Homework Statement: Given a hemisphere of radius r and uniform density, find the centre of mass of the hemisphere
Relevant Equations: None given.

• Place hemisphere in xyz coordinates so that the centre of the corresponding sphere is at the origin.
• Then notice that the centre of mass must be at some point on the z axis ( because the 4 sphere segments when cutting along the the xz and xy planes are of equal volume)
• y² + x² = r²
• We want two volumes, V₁ and V₂ which are equal, only cutting parallel to the flat side of the hemisphere at some distance h.
• Recall volume of revolution formula, V = π∫y²dx
• V₁ = ∫₀^h r² - x² dx
• Similarly, V₂ = ∫_h^r r² - x² dx
• Then, by equating the two integrals and doing some rearrangement, I got to: h³-3r²h +r³ = 0
• Also, 0 < h < r obviously.

Not really sure how to solve for h here, I dont think I made a mistake while rearranging. Is my method valid and/or is there a simpler way to do this?
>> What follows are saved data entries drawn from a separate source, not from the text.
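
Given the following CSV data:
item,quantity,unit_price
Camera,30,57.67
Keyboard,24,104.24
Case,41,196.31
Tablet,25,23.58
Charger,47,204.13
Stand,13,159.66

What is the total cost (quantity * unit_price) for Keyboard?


Row: Keyboard
quantity = 24
unit_price = 104.24
total = 24 * 104.24 = 2501.76

ANSWER: 2501.76


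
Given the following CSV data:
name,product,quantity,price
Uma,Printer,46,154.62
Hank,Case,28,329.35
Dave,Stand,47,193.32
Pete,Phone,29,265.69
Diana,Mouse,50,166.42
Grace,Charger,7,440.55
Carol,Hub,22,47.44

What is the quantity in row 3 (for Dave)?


Row 3: Dave
Column 'quantity' = 47

ANSWER: 47


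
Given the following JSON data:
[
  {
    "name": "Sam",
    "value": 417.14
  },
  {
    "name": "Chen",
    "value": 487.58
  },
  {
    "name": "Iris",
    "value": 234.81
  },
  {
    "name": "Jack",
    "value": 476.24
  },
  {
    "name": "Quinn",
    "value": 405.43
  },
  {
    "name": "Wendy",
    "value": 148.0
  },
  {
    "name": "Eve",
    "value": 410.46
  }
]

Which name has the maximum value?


Comparing values:
  Sam: 417.14
  Chen: 487.58
  Iris: 234.81
  Jack: 476.24
  Quinn: 405.43
  Wendy: 148.0
  Eve: 410.46
Maximum: Chen (487.58)

ANSWER: Chen


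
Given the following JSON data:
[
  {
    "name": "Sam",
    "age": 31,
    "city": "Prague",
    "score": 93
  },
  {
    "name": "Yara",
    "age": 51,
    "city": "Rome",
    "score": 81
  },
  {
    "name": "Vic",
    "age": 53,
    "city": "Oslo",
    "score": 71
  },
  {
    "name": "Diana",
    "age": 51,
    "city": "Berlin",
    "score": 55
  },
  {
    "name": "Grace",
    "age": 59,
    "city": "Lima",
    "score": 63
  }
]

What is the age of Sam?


Looking up record where name = Sam
Record index: 0
Field 'age' = 31

ANSWER: 31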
hope this clears it up ,got any doubt then ffta,sorry for bad handwriting

 

[berkeman]

hope this clears it up ,got any doubt then ffta,sorry for bad handwriting

Welcome to PF.

Just an FYI, we do not solve students' schoolwork problems here at PF. We offer hints, ask questions, find mistakes, etc., but the student must do the bulk of the work. Having said that, this thread is over a year old, so the OP has presumably finished this class and moved on. So in cases like this, it's okay to post a full solution or an alternate solution to help the thread for future viewers.

I'll send you a DM with some tips on how to use LaTeX to post math at PF. We generally discourage showing math in pictures of hand-written work.

 

[Walter Black]

Welcome to PF.

Just an FYI, we do not solve students' schoolwork problems here at PF. We offer hints, ask questions, find mistakes, etc., but the student must do the bulk of the work. Having said that, this thread is over a year old, so the OP has presumably finished this class and moved on. So in cases like this, it's okay to post a full solution or an alternate solution to help the thread for future viewers.

I'll send you a DM with some tips on how to use LaTeX to post math at PF. We generally discourage showing math in pictures of hand-written work.

My bad. ,i am sorry for that, i registered today and didnt know about this

 

[berkeman]

No worries!

 

[mathwonk]

I hope from the comments here it is ok to post a solution. this can be done by noting that, (just as one gets a solid 3 ball by revolving a half disc around its straight edge), revolving a (solid) hemisphere (i.e. a half 3-ball) around the plane of its equator in 4 space, gives a solid 4 ball. Let the radius be 1. Since that 4ball volume is π^2/2, this gives π^2/2 = 2πh.vol(half 3-ball) = 2πh(2π/3), where h is the height of the center of mass. Hence h = 3/8, so for radius R, h = 3R/8. (But to me, the word "hemisphere" denotes an object of two dimensions, not three.)

 

[Mark44]

But to me, the word "hemisphere" denotes an object of two dimensions, not three.

Albeit, embedded in three-space. If I'm remembering the definitions correctly, a sphere is two-dimensional while a ball (the version in three-space) is three-dimensional.

 

[mathwonk]

Yes. If the question referred to the center of mass of a hemispherical shell, (embedded in 3 -space), then since as I believe Archimedes knew, the surface area of a hemisphere equals that of the circumscribing cylinder, and the same holds for horizontal bands cut from the two figures by pairs of horizontal and parallel planes, then their centers of gravity are at the same height, i.e. half way up, at height R/2.
What I like is that Archimedes could answer both these questions long before the invention of calculus. (He could compute the center of gravity of half a solid ball from those of the cylinder and cone.)